The categorical approach does not apply when imposing a sentence in revoking a term of supervised release under U.S.S.G. § 7B1.3. A district court may consider a defendant’s actual conduct when determining — by a preponderance of evidence— whether that defendant violated the terms of his release by breaking the law. In doing so, the court must point to a provision of law that has been broken. Though it did not do so explicitly here, we are still able to affirm the sentence imposed based on the District Court’s alternative sentence calculation and explanation of the reasons it found 37 months’ imprisonment an appropriate sentence for Carter’s supervised release violations..

. This second conviction was deemed a violation of Carter’s probation in a prior case in Delaware County, Pennsylvania, for which Carter was also sentenced to one to two years’ imprisonment to run consecutively.

. Unless otherwise noted, all references to the United States Sentencing Commission Guidelines Manual are to the version effective November 1, 2011. This was the version in effect for Carter's violation hearing at which he was sentenced.
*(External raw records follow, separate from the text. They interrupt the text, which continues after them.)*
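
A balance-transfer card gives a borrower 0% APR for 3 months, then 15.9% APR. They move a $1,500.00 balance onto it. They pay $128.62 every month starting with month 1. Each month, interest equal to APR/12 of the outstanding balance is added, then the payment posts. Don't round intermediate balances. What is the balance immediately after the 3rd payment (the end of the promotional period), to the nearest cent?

$1,114.14

Promo months 1–3 at r₀ = 0%/12 = 0; months 4+ at r₁ = 15.9%/12 = 0.01325.
After month 3 (no interest yet): B = $1,500.00 − 3·$128.62 = $1,114.14.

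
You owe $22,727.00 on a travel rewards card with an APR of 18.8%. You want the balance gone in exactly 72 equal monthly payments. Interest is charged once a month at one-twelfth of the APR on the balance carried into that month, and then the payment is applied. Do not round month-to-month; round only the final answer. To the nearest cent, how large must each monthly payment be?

Monthly rate r = 18.8%/12 = 1.56667% = 0.0156667.
Level-payment amortization: P = B₀·r / (1 − (1+r)^(−n)) = 22727.00·0.0156667 / (1 − 1.01567^(−72)).
Denominator 1 − (1+r)^(−72) = 0.673477107.
P = 356.056 / 0.673477107 ≈ 528.68.

$528.68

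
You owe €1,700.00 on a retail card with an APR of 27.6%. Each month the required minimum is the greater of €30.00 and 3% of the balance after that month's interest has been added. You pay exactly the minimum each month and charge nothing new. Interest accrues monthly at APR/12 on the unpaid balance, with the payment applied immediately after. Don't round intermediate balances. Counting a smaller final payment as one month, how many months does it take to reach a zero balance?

Monthly rate r = 27.6%/12 = 2.3% = 0.023.
While 3% of the post-interest balance exceeds €30.00, each month B ← (B·(1+r))·(1 − 0.03), i.e. B shrinks by the factor (1+r)·0.97 = 0.99231.
This holds for months 1–72. Entering month 73 the balance is €975.12; 3% of the post-interest balance is now below €30.00, so the flat €30.00 minimum applies from here.
From month 73 a fixed €30.00 at rate r clears €975.12 in 61 more payments. Total: 72 + 61 = 133 months.

133 months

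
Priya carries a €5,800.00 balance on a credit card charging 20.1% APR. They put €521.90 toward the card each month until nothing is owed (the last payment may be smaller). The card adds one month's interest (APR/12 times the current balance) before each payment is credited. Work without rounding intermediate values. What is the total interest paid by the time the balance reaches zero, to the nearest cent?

€672.46

Monthly rate r = 20.1%/12 = 1.675% = 0.01675.
Payoff takes n = ⌈−ln(1 − rB₀/P)/ln(1+r)⌉ = ⌈12.400⌉ = 13 payments; the last is €209.66.
Total paid = 12·€521.90 + €209.66 = €6,472.46.
Total interest = total paid − principal = €6,472.46 − €5,800.00 = €672.46.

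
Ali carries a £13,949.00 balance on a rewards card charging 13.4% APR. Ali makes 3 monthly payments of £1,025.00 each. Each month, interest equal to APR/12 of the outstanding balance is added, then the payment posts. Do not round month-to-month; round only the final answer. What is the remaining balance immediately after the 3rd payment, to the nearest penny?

£11,312.06

Monthly rate r = 13.4%/12 = 1.11667% = 0.0111667.
Each month: B ← B·(1+r) − £1,025.00.
Month 1: interest £155.76; balance after payment £13,079.76.
Month 2: interest £146.06; balance after payment £12,200.82.
Month 3: interest £136.24; balance after payment £11,312.06.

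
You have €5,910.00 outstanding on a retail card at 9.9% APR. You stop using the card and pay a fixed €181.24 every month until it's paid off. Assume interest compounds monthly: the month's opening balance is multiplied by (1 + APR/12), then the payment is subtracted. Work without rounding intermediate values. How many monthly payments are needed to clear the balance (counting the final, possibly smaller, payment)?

39 months

Monthly rate r = 9.9%/12 = 0.825% = 0.00825.
Recurrence: B ← B·(1+r) − €181.24.
Month 1: interest €48.76; balance after payment €5,777.52.
Month 2: interest €47.66; balance after payment €5,643.94.
Closed form: n = −ln(1 − rB₀/P)/ln(1+r) = −ln(0.73098)/ln(1.00825) ≈ 38.141, so the balance reaches zero during payment 39.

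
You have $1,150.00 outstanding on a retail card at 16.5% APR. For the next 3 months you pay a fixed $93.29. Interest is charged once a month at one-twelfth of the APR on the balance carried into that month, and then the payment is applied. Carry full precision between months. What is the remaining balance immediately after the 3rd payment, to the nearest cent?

Monthly rate r = 16.5%/12 = 1.375% = 0.01375.
Each month: B ← B·(1+r) − $93.29.
Month 1: interest $15.81; balance after payment $1,072.52.
Month 2: interest $14.75; balance after payment $993.98.
Month 3: interest $13.67; balance after payment $914.36.

$914.36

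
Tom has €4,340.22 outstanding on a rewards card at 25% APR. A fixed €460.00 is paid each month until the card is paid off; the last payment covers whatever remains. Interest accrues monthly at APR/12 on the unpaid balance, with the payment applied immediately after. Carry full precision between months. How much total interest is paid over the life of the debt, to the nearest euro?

Monthly rate r = 25%/12 = 2.08333% = 0.0208333.
Payoff takes n = ⌈−ln(1 − rB₀/P)/ln(1+r)⌉ = ⌈10.614⌉ = 11 payments; the last is €283.78.
Total paid = 10·€460.00 + €283.78 = €4,883.78.
Total interest = total paid − principal = €4,883.78 − €4,340.22 = €543.56.

€544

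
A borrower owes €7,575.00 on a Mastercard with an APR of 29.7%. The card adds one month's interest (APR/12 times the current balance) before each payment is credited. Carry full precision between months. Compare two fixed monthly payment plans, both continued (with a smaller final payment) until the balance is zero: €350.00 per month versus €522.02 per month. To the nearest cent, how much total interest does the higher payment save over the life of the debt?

€1,481.64

Monthly rate r = 29.7%/12 = 2.475% = 0.02475.
At €350.00/mo: n = ⌈−ln(1 − rB₀/P)/ln(1+r)⌉ = 32 payments (last €133.15); total interest = total paid − €7,575.00 = €3,408.15.
At €522.02/mo: 19 payments (last €105.15); total interest €1,926.51.
Interest saved = €3,408.15 − €1,926.51 = €1,481.64.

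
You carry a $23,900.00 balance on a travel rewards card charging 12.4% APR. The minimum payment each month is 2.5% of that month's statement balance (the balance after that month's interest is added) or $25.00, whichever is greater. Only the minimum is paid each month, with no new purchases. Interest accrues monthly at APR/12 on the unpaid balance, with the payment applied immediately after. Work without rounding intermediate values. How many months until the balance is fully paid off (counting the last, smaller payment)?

263 months

Monthly rate r = 12.4%/12 = 1.03333% = 0.0103333.
While 2.5% of the post-interest balance exceeds $25.00, each month B ← (B·(1+r))·(1 − 0.025), i.e. B shrinks by the factor (1+r)·0.975 = 0.98507.
This holds for months 1–212. Entering month 213 the balance is $986.03; 2.5% of the post-interest balance is now below $25.00, so the flat $25.00 minimum applies from here.
From month 213 a fixed $25.00 at rate r clears $986.03 in 51 more payments. Total: 212 + 51 = 263 months.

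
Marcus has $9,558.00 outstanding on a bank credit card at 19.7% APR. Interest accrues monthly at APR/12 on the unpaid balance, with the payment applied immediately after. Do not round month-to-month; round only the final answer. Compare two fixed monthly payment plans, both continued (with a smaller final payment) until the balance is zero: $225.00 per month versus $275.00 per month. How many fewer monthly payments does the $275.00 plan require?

Monthly rate r = 19.7%/12 = 1.64167% = 0.0164167.
At $225.00/mo: n = ⌈−ln(1 − rB₀/P)/ln(1+r)⌉ = 74 payments (last $91.52); total interest = total paid − $9,558.00 = $6,958.52.
At $275.00/mo: 52 payments (last $251.42); total interest $4,718.42.
Payments saved = 74 − 52 = 22.

22 fewer payments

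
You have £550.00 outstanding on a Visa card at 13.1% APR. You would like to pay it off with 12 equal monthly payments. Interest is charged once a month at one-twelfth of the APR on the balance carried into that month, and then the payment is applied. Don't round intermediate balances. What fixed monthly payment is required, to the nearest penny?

£49.15

Monthly rate r = 13.1%/12 = 1.09167% = 0.0109167.
Level-payment amortization: P = B₀·r / (1 − (1+r)^(−n)) = 550.00·0.0109167 / (1 − 1.01092^(−12)).
Denominator 1 − (1+r)^(−12) = 0.122159285.
P = 6.00417 / 0.122159285 ≈ 49.15.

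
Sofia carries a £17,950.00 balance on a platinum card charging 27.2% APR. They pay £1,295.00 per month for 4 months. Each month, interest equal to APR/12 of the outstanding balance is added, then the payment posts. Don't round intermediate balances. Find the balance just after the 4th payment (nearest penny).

Monthly rate r = 27.2%/12 = 2.26667% = 0.0226667.
Each month: B ← B·(1+r) − £1,295.00.
Month 1: interest £406.87; balance after payment £17,061.87.
Month 2: interest £386.74; balance after payment £16,153.60.
Month 3: interest £366.15; balance after payment £15,224.75.
Month 4: interest £345.09; balance after payment £14,274.84.

£14,274.84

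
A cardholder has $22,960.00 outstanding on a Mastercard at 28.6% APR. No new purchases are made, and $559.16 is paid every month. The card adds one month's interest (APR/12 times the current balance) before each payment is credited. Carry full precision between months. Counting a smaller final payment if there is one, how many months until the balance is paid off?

Monthly rate r = 28.6%/12 = 2.38333% = 0.0238333.
Recurrence: B ← B·(1+r) − $559.16.
Month 1: interest $547.21; balance after payment $22,948.05.
Month 2: interest $546.93; balance after payment $22,935.82.
Closed form: n = −ln(1 − rB₀/P)/ln(1+r) = −ln(0.021365)/ln(1.02383) ≈ 163.285, so the balance reaches zero during payment 164.

164 months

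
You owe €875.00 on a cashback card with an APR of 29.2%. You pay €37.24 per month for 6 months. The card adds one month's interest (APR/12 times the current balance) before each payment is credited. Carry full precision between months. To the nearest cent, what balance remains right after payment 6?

€773.30

Monthly rate r = 29.2%/12 = 2.43333% = 0.0243333.
Each month: B ← B·(1+r) − €37.24.
Month 1: interest €21.29; balance after payment €859.05.
Month 2: interest €20.90; balance after payment €842.72.
Month 3: interest €20.51; balance after payment €825.98.
Month 4: interest €20.10; balance after payment €808.84.
Month 5: interest €19.68; balance after payment €791.28.
Month 6: interest €19.25; balance after payment €773.30.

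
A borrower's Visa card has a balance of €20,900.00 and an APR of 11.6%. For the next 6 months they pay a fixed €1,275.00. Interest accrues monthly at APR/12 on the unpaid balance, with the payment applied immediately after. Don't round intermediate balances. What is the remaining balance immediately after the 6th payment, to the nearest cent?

€14,304.60

Monthly rate r = 11.6%/12 = 0.966667% = 0.00966667.
Each month: B ← B·(1+r) − €1,275.00.
Month 1: interest €202.03; balance after payment €19,827.03.
Month 2: interest €191.66; balance after payment €18,743.69.
Month 3: interest €181.19; balance after payment €17,649.88.
Month 4: interest €170.62; balance after payment €16,545.50.
Month 5: interest €159.94; balance after payment €15,430.44.
Month 6: interest €149.16; balance after payment €14,304.60.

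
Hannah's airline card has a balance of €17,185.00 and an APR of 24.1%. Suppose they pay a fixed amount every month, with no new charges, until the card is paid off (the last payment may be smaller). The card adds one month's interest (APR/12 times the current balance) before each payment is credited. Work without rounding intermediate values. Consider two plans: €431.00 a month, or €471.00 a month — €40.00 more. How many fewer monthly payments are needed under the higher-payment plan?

15 fewer payments

Monthly rate r = 24.1%/12 = 2.00833% = 0.0200833.
At €431.00/mo: n = ⌈−ln(1 − rB₀/P)/ln(1+r)⌉ = 82 payments (last €58.32); total interest = total paid − €17,185.00 = €17,784.32.
At €471.00/mo: 67 payments (last €173.05); total interest €14,074.05.
Payments saved = 82 − 67 = 15.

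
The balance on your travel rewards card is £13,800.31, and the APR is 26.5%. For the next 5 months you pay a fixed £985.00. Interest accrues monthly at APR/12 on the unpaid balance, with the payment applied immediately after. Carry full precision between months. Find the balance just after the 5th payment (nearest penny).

£10,245.52

Monthly rate r = 26.5%/12 = 2.20833% = 0.0220833.
Each month: B ← B·(1+r) − £985.00.
Month 1: interest £304.76; balance after payment £13,120.07.
Month 2: interest £289.73; balance after payment £12,424.80.
Month 3: interest £274.38; balance after payment £11,714.18.
Month 4: interest £258.69; balance after payment £10,987.87.
Month 5: interest £242.65; balance after payment £10,245.52.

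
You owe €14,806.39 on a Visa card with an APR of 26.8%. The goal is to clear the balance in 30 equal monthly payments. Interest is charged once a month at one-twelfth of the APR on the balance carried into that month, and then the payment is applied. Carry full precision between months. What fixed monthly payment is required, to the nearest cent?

€682.50

Monthly rate r = 26.8%/12 = 2.23333% = 0.0223333.
Level-payment amortization: P = B₀·r / (1 − (1+r)^(−n)) = 14806.39·0.0223333 / (1 − 1.02233^(−30)).
Denominator 1 − (1+r)^(−30) = 0.484505113.
P = 330.676 / 0.484505113 ≈ 682.50.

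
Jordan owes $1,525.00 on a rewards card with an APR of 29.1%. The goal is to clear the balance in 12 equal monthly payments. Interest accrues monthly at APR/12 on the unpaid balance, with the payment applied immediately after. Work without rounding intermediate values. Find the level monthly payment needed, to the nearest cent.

$147.99

Monthly rate r = 29.1%/12 = 2.425% = 0.02425.
Level-payment amortization: P = B₀·r / (1 − (1+r)^(−n)) = 1525.00·0.02425 / (1 − 1.02425^(−12)).
Denominator 1 − (1+r)^(−12) = 0.249884174.
P = 36.9813 / 0.249884174 ≈ 147.99.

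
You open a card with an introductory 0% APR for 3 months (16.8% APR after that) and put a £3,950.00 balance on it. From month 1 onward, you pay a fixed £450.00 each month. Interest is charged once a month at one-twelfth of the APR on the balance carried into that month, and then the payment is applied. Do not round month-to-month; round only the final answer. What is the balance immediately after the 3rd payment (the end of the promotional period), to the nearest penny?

Promo months 1–3 at r₀ = 0%/12 = 0; months 4+ at r₁ = 16.8%/12 = 0.014.
After month 3 (no interest yet): B = £3,950.00 − 3·£450.00 = £2,600.00.

£2,600.00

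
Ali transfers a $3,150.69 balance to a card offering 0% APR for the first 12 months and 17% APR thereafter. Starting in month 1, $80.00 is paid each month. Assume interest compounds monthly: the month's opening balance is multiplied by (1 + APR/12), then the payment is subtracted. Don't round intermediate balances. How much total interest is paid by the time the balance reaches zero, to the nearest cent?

Promo months 1–12 at r₀ = 0%/12 = 0; months 13+ at r₁ = 17%/12 = 0.0141667.
After month 12 (no interest yet): B = $3,150.69 − 12·$80.00 = $2,190.69.
Then at r₁ with $80.00/mo: n₂ = −ln(1 − r₁·B/P)/ln(1+r₁) ≈ 34.90 → 35 more payments.
Total paid = 46·$80.00 + $71.88 = $3,751.88; interest = $3,751.88 − $3,150.69 = $601.19.

$601.19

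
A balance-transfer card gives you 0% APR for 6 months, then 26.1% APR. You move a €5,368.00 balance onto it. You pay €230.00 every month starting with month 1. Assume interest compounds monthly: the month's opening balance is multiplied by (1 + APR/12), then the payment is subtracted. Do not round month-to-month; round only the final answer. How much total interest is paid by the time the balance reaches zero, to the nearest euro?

Promo months 1–6 at r₀ = 0%/12 = 0; months 7+ at r₁ = 26.1%/12 = 0.02175.
After month 6 (no interest yet): B = €5,368.00 − 6·€230.00 = €3,988.00.
Then at r₁ with €230.00/mo: n₂ = −ln(1 − r₁·B/P)/ln(1+r₁) ≈ 22.00 → 23 more payments.
Total paid = 28·€230.00 + €0.44 = €6,440.44; interest = €6,440.44 − €5,368.00 = €1,072.44.

€1,072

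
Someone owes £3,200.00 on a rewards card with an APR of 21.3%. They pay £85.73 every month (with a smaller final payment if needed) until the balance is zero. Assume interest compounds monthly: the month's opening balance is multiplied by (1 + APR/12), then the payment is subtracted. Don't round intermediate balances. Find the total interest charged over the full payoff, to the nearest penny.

Monthly rate r = 21.3%/12 = 1.775% = 0.01775.
Payoff takes n = ⌈−ln(1 − rB₀/P)/ln(1+r)⌉ = ⌈61.743⌉ = 62 payments; the last is £63.83.
Total paid = 61·£85.73 + £63.83 = £5,293.36.
Total interest = total paid − principal = £5,293.36 − £3,200.00 = £2,093.36.

£2,093.36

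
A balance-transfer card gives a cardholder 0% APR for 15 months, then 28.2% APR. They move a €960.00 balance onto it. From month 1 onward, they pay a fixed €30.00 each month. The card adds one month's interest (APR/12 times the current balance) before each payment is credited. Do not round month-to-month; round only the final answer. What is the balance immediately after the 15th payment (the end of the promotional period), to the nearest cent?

Promo months 1–15 at r₀ = 0%/12 = 0; months 16+ at r₁ = 28.2%/12 = 0.0235.
After month 15 (no interest yet): B = €960.00 − 15·€30.00 = €510.00.

€510.00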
See U.S.S.G. § 1B1.11(a).

. The District Court had jurisdiction pursuant to 18 U.S.C. §§ 3231 and 3583(e). We have jurisdiction under 28 U.S.C. § 1291 and 18 U.S.C. § 3742(a).

. Similarly, a court may use what is termed a modified categorical approach solely "when a divisible statute, listing potential offense elements in the alternative, renders opaque which element played a part in the defendant’s conviction." Descamps v. United States, 570 U.S. -, 133 S.Ct. 2276, 2283, 186 L.Ed.2d 438 (2013). This "permits sentencing courts to consult a limited class of documents, such as indictments and jury in*192structions, to determine which alternative formed the basis of the defendant’s prior conviction.” Id. at 2281. The modified categorical approach nonetheless "retains the categorical approach’s central feature: a focus on tire elements, rather than the facts, of a crime.” Id. at 2285.

. As such, we express no opinion on whether Carter’s actions constituted a forcible sex offense qualifying as a crime of violence. We have previously held — in regard to § 2L 1.2 of the Guidelines — "that the Sentencing Commission did not mean to limit ‘forcible sexual offenses' to those involving the application of direct physical force, as opposed to some other type of compulsion.” United States v. Re-moi, 404 F.3d 789, 794 (3d Cir.2005). Though we need not decide the issue, we are skeptical that Remoi applies in the § 4B1.2(a)(l) context, which, unlike § 2L1.2, specifically requires "as an element the use, attempted use, or threatened use of physical force.” Compare § 4B1.2(a)(l), with § 2L1.2(b)(1)(A). Moreover, in United States v. Siegel, 477 F.3d 87 (3d Cir.2007), we explained that sexual offenses involving “insignificant or minor touching” should not be automatically “shoehorned” into “crimes of violence” under § 4B1.2. Id. at 92.